“The Djoliba network was created by pooling several Orange terrestrial and submarine infrastructures in West Africa, for a secure end-to-end link between eight countries in the region”
The end of 2020 coincides with the commissioning of the first African fibre optic backbone, a result of bringing together terrestrial and submarine cable infrastructures. With the Djoliba network, West Africa is revolutionising its connectivity and extending it to the rest of the world.
While the connectivity rate for people in Africa has grown dramatically in recent years, it faces a growing need and must address the challenges of landlocked areas as well. Of the continent’s connectivity projects, which are expanding network accessibility, one is characterised by an innovative approach to its design and operation.
A unified and secure network for West Africa
This new infrastructure, called Djoliba, was designed by pooling several Orange network assets in West Africa to provide secure, end-to-end links between eight countries in the region. It relies on more than 10,000 kilometres of terrestrial fibre optic cables and more than 10,000 kilometres of submarine cables, and on local expertise specifically in the form of a dedicated supervision centre in Dakar. “Djoliba supports the connectivity upgrade in West Africa in several ways”, said Julien Léger, Head of Strategic Projects at Orange. “First, it improves the quality of service offered with its Very High Broadband service of up to 100 Gbps and 99.99% availability because of its high-redundancy mesh network. Second, because it is seamless and simplifies service delivery: Previously, a user who wanted a link between two countries had to buy two services from two carriers, with two different qualities of service. With Djoliba, for the same link, the user will have only one service, and will benefit from a single contact and customer service. Finally, this cross-border network, which covers 16 points of presence (PoP) in the region, opens up West Africa to the rest of the world by connecting with hundreds of other PoPs in Europe, America and Asia. Djoliba countries can thus access a wide range of solutions including VPN, IP transit and so on, over a very wide bandwidth granularity (2 Mbps to 100 Gbps).”
Specific technical governance
The asset pooling initiated as part of the project involves both infrastructure and human expertise.

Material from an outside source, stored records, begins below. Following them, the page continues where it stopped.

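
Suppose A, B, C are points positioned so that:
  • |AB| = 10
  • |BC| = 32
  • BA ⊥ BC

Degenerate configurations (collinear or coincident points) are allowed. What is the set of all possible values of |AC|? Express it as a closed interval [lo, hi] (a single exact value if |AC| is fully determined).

|AC| = 2·√(281)  (≈ 33.5261)

|AB| ∈ {10}
|BC| ∈ {32}
|AC| ∈ {2·√(281)}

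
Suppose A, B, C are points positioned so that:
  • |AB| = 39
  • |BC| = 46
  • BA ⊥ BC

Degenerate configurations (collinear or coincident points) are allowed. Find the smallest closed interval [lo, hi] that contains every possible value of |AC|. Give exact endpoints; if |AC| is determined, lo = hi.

|AC| = √(3637)  (≈ 60.3075)

|AB| ∈ {39}
|BC| ∈ {46}
|AC| ∈ {√(3637)}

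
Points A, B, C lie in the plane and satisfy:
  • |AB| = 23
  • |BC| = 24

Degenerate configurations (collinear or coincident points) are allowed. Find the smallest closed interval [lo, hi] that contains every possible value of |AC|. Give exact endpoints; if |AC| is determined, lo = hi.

|AC| ∈ [1, 47]  (≈ [1.0000, 47.0000])

|AB| ∈ {23}
|BC| ∈ {24}
|AC| ∈ [1, 47]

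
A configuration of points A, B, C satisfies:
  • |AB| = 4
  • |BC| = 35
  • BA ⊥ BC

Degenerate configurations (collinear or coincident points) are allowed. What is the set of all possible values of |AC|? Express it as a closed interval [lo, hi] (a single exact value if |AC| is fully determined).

|AC| = √(1241)  (≈ 35.2278)

|AB| ∈ {4}
|BC| ∈ {35}
|AC| ∈ {√(1241)}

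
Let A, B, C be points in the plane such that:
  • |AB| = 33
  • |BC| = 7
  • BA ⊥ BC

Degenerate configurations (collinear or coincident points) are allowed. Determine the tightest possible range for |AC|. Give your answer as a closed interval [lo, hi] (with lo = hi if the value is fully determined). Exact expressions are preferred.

|AB| ∈ {33}
|BC| ∈ {7}
|AC| ∈ {√(1138)}

|AC| = √(1138)  (≈ 33.7343)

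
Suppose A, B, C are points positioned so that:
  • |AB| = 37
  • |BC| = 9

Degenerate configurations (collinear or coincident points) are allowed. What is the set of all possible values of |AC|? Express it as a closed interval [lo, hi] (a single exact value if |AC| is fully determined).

|AC| ∈ [28, 46]  (≈ [28.0000, 46.0000])

|AB| ∈ {37}
|BC| ∈ {9}
|AC| ∈ [28, 46]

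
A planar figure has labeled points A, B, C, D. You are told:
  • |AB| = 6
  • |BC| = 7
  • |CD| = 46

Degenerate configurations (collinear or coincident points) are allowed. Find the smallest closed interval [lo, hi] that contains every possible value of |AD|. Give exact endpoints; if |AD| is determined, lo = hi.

|AB| ∈ {6}
|BC| ∈ {7}
|CD| ∈ {46}
|AC| ∈ [1, 13]
|BD| ∈ [39, 53]
|AD| ∈ [33, 59]

|AD| ∈ [33, 59]  (≈ [33.0000, 59.0000])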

Specific governance has been put in place between teams across all the countries. In particular, a technical committee defined architecture and engineering, decided on the sourcing choices for WDM layer transmission equipment and IP layer routers, and coordinated their deployment. On the operational side, ad hoc procedures were developed and a dedicated supervision team was assembled in Dakar to manage all aspects of the Djoliba network 24/7. In addition, the implementation of maintenance operations is based on local teams in each of the countries covered.

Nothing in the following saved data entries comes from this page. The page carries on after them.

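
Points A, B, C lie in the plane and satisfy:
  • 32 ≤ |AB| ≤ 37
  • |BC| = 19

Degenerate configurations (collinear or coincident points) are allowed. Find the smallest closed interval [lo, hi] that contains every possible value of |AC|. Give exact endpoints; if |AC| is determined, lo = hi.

|AB| ∈ [32, 37]
|BC| ∈ {19}
|AC| ∈ [13, 56]

|AC| ∈ [13, 56]  (≈ [13.0000, 56.0000])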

Design and deployment to tight time-scales
In the end, the Djoliba network was able to get off the ground—and fully involved—in record time: “The selection of suppliers and technologies was carried out early in the summer of 2019 and the first orders for transmission equipment were launched in October of the same year. Thanks to the expertise and dynamism of teams in the field, deployment could therefore be completed in a year, in sometimes restricted geographical areas and contexts, increased in their complexity as a result of the health crisis.” In less than two years, Djoliba has provided West Africa with a seamless, unified network that is efficient, redundant and secure.